There were too many interesting unread articles that has been saved in my Pocket app, too many half-read books in my Kindle app, too many RSS feeds to update myself on, and too many shows that I wanted to catch up on. I convinced myself that these were healthy content that would enrich my mind and some of it, entertainment that I am entitled to after a long year. I devoured shows, articles, and paragraphs, ruthlessly skimming through the boring parts to get to the gist of it so that I can cover more ground. Realising that I will have to cut it all off the next day made me go even harder at it like a man determined to make his last hours count.
What started off pleasurable saw the sense of satisfaction diminish and soon nothing I read or watched made sense and I could barely remember what I had just consumed. This was the moment I paused and noticed the mess that I’ve made of my media diet. In the name of information, knowledge, and englightening myself, I had been consuming relentlessly — more than I can meaningfully enjoy and process to make it useful for myself and the world. I have been ‘over-eating’ information and not able to digest it into wisdom. It struck me that even after only selecting ‘the interesting bits’, there was still too much for me to handle! I figured I must learn how to be even more ruthless in my filtering or just embrace the fact that I’m going to miss out on even more things that I thought. I reluctantly exited all the information, news, and entertainment sites and apps at the end of Christmas Eve.
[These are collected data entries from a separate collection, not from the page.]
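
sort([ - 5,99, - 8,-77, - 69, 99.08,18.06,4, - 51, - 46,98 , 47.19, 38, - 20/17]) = [ - 77, - 69, - 51  , - 46 , - 8, - 5, - 20/17,4 , 18.06, 38,47.19, 98, 99,  99.08]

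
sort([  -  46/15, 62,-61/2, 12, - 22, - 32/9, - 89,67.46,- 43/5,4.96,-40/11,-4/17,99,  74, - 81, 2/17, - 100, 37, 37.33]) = [ - 100,-89 , - 81,- 61/2, - 22, - 43/5, - 40/11,-32/9, - 46/15, - 4/17, 2/17, 4.96,12,37, 37.33,62, 67.46,74,99] 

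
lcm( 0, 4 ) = 0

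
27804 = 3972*7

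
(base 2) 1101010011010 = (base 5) 204220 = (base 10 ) 6810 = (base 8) 15232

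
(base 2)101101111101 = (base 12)1851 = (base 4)231331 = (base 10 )2941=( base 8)5575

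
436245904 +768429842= 1204675746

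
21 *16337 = 343077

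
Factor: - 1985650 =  - 2^1*5^2*151^1*263^1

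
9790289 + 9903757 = 19694046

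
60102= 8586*7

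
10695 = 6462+4233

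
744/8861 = 744/8861=0.08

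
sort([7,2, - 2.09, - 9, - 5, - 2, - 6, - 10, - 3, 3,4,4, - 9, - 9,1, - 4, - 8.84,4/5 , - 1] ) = [ - 10,  -  9,-9, - 9,-8.84,  -  6, - 5, - 4, - 3,  -  2.09  ,-2, - 1,4/5,1,2,3,4,4,7 ] 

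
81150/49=81150/49 = 1656.12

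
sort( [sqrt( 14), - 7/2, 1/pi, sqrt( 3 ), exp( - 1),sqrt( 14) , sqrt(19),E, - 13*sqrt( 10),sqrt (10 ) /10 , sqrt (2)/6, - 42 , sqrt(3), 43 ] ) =[ - 42,  -  13*sqrt( 10) ,  -  7/2,sqrt (2)/6, sqrt( 10) /10, 1/pi , exp( - 1),sqrt(3) , sqrt( 3),E, sqrt (14), sqrt(14) , sqrt( 19), 43] 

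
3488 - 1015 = 2473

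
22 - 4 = 18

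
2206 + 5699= 7905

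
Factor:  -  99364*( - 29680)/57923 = 2^6*5^1 *7^1*53^1*24841^1*57923^ (-1 ) = 2949123520/57923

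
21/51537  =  7/17179  =  0.00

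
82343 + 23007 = 105350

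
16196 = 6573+9623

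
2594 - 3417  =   - 823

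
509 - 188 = 321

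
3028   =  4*757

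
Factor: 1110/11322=3^( - 1 )*5^1*17^( - 1 ) = 5/51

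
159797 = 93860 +65937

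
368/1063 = 368/1063 = 0.35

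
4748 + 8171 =12919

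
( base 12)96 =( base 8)162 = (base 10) 114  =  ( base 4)1302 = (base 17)6c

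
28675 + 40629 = 69304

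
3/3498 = 1/1166=   0.00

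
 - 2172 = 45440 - 47612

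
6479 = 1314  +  5165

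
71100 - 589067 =- 517967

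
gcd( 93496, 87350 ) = 2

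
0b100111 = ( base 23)1G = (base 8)47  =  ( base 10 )39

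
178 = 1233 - 1055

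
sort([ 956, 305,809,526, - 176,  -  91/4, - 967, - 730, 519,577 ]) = [ -967 , - 730, - 176, - 91/4, 305, 519,526,  577,809,956] 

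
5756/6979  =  5756/6979 = 0.82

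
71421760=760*93976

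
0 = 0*775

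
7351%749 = 610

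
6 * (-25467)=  - 152802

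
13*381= 4953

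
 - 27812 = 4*( - 6953) 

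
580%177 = 49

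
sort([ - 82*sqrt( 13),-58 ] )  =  [-82*sqrt( 13), - 58]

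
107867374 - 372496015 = -264628641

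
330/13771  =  330/13771=0.02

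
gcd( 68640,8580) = 8580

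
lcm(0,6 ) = 0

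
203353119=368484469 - 165131350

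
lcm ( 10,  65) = 130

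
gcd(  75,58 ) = 1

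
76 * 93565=7110940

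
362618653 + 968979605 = 1331598258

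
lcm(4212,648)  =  8424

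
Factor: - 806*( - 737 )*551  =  327306122  =  2^1*11^1*13^1* 19^1 * 29^1*31^1*67^1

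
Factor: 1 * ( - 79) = - 79^1 = - 79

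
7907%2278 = 1073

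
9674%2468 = 2270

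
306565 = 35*8759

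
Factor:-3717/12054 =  - 177/574 = -2^(-1)*3^1*7^( - 1)*41^( - 1 )*59^1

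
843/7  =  120+3/7 = 120.43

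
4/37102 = 2/18551 = 0.00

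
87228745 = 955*91339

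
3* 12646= 37938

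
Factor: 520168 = 2^3 * 11^1*23^1 * 257^1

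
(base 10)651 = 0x28b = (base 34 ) j5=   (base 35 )IL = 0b1010001011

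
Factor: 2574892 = 2^2*643723^1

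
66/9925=66/9925= 0.01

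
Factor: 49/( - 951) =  - 3^(-1)*7^2 * 317^(-1 ) 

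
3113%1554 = 5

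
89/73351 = 89/73351 = 0.00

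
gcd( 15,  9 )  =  3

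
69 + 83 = 152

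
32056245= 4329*7405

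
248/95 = 2 +58/95 = 2.61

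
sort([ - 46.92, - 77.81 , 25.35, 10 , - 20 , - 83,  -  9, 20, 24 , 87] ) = [ - 83, - 77.81,-46.92, - 20, - 9, 10,  20,24, 25.35, 87]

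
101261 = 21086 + 80175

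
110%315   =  110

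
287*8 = 2296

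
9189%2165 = 529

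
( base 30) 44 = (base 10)124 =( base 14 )8C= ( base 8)174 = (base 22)5e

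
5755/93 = 5755/93 = 61.88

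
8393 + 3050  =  11443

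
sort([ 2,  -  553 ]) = [ - 553,2]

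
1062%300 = 162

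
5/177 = 5/177  =  0.03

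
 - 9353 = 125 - 9478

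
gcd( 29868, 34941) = 57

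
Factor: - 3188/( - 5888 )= 797/1472 = 2^( - 6) *23^( - 1)*797^1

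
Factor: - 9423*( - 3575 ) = 33687225= 3^3*5^2*11^1*13^1*349^1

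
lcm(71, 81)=5751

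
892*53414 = 47645288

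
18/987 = 6/329 = 0.02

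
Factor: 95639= 59^1 * 1621^1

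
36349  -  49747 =-13398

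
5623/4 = 1405 + 3/4= 1405.75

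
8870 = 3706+5164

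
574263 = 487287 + 86976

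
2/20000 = 1/10000 = 0.00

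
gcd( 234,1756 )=2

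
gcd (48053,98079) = 1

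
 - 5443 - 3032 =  - 8475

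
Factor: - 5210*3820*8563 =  - 2^3*5^2*191^1*  521^1 * 8563^1 = - 170422538600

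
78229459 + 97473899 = 175703358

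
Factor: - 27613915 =-5^1*7^1*23^1*34303^1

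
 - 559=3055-3614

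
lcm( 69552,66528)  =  1530144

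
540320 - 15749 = 524571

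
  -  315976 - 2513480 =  - 2829456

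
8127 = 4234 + 3893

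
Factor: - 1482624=-2^7*3^4*11^1*13^1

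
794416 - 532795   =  261621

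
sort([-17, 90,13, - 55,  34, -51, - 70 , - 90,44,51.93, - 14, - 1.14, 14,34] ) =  [  -  90,  -  70, - 55, - 51, - 17,  -  14, - 1.14 , 13, 14 , 34 , 34,44 , 51.93,90 ] 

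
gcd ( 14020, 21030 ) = 7010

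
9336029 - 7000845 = 2335184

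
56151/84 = 668+13/28 = 668.46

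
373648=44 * 8492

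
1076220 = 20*53811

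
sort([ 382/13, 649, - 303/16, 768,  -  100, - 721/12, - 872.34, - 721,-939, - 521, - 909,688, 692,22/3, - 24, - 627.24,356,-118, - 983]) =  [ - 983, - 939, - 909, - 872.34, - 721, - 627.24, - 521, - 118, - 100 , - 721/12, - 24, - 303/16,22/3,382/13 , 356 , 649,688, 692, 768] 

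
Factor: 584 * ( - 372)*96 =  - 2^10*3^2*31^1*73^1=-20855808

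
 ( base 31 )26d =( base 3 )2220120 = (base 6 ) 13453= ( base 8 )4111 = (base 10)2121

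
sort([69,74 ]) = [69, 74]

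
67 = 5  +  62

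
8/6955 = 8/6955 = 0.00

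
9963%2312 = 715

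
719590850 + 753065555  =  1472656405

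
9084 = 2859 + 6225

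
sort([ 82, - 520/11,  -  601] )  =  [-601 ,-520/11, 82]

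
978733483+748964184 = 1727697667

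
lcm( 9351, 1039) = 9351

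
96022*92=8834024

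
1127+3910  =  5037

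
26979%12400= 2179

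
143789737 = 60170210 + 83619527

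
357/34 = 10 + 1/2 = 10.50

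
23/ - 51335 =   -  1 + 51312/51335 =- 0.00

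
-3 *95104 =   -  285312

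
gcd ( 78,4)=2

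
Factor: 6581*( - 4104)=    - 2^3 *3^3 * 19^1*6581^1 = - 27008424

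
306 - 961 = - 655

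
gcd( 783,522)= 261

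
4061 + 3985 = 8046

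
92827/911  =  92827/911=101.90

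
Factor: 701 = 701^1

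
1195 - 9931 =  - 8736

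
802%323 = 156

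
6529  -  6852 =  - 323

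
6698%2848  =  1002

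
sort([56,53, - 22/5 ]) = [-22/5, 53,56] 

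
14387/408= 35 + 107/408 = 35.26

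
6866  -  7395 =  - 529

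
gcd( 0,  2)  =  2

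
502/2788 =251/1394 = 0.18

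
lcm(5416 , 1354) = 5416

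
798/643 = 798/643 = 1.24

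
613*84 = 51492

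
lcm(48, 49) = 2352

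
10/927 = 10/927= 0.01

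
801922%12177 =10417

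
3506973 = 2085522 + 1421451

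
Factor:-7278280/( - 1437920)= 2^( - 2) *11^( - 1) *19^( - 1)*43^(  -  1)* 181957^1 = 181957/35948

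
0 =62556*0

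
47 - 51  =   - 4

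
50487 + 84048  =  134535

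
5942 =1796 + 4146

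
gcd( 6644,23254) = 3322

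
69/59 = 1 + 10/59 = 1.17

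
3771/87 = 43+10/29 = 43.34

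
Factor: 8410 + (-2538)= 2^4 * 367^1=5872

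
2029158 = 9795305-7766147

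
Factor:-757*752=  -  2^4*47^1*757^1=- 569264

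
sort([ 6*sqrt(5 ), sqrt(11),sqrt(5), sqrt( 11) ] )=[sqrt ( 5),  sqrt ( 11),sqrt(11), 6*sqrt(5 ) ]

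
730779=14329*51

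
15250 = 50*305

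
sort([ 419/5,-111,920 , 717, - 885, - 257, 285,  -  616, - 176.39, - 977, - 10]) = [ - 977, - 885,-616 , - 257, - 176.39, - 111,- 10,419/5,285, 717,  920 ] 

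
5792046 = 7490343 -1698297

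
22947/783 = 29 + 80/261 = 29.31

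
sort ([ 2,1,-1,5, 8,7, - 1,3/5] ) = [ - 1 , - 1,3/5, 1,2, 5,7,8 ]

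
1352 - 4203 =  - 2851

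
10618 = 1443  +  9175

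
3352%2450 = 902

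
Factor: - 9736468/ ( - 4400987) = 2^2*7^1*59^( - 1)*97^(  -  1)*769^(-1 ) * 347731^1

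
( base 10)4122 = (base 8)10032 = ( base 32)40Q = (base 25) 6EM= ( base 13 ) 1B51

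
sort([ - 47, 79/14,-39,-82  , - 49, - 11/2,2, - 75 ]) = [-82, -75,-49, - 47, - 39, - 11/2,  2, 79/14] 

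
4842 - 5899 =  - 1057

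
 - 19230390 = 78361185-97591575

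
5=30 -25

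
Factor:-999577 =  - 199^1 *5023^1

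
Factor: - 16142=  - 2^1*7^1*1153^1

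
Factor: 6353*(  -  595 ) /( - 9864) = 2^( - 3) *3^ ( -2 )*5^1*7^1*17^1*137^(-1 ) * 6353^1 = 3780035/9864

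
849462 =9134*93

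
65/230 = 13/46= 0.28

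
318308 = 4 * 79577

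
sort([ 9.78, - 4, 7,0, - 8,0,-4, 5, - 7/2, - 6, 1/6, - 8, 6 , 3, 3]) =[ - 8, - 8, -6, - 4, - 4, - 7/2, 0, 0,1/6,  3, 3,5, 6, 7,  9.78 ] 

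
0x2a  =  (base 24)1I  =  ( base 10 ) 42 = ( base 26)1G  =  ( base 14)30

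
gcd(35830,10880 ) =10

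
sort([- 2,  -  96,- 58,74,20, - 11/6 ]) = [-96, - 58, - 2 , - 11/6,20,  74 ]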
Waking up on Day 4 and realising that I will not be able to read the news on my Feedly app, or even read a book on my Kindle was tough at first. I never considered myself a news junkie but I doubted myself that morning. This was also to be the day where I stop non-essential instant messaging and that process began with muting a selection of the dangerous and energy-consuming monster known as WhatsApp group chats. I wonder if there has ever been any communication feature that has brought so much anxiety and confusion than these group chats. In fact, I long for a day where WhatsApp introduces a nuclear option: “Exit all Group Chats” for year-end housekeeping days.
Messages that appeared on that day went through a triage process: “Is the sender of the message on my speed-dial?”, “Will replying to this message save someone’s life?”. Not surprisingly, no messages got a “Yes” to both questions and thus began my disconnect from the fake urgency of instant messaging.
The day that began with a hint of anxiety got a lot better by noon and looking back, this was the first day of my ‘retreat’ where I first felt the spaciousness that a single day afforded. There was nothing much to do and yet there were so many things that I did. There were monsoon rains to cuddle to, there were naps to be taken at any time of the day, there were dishes to be washed in poetry motion. Incoherent thoughts surfaced in my head and I tried my best to sit with them but they were insistent on bouncing everywhere haphazardly. In that moment of being present to the mess that was in my head, I became even more convinced that the do-nothing days that await me in Bali were a necessity. I mindfully packed my bags for the trip to an off-the-grid silent retreat.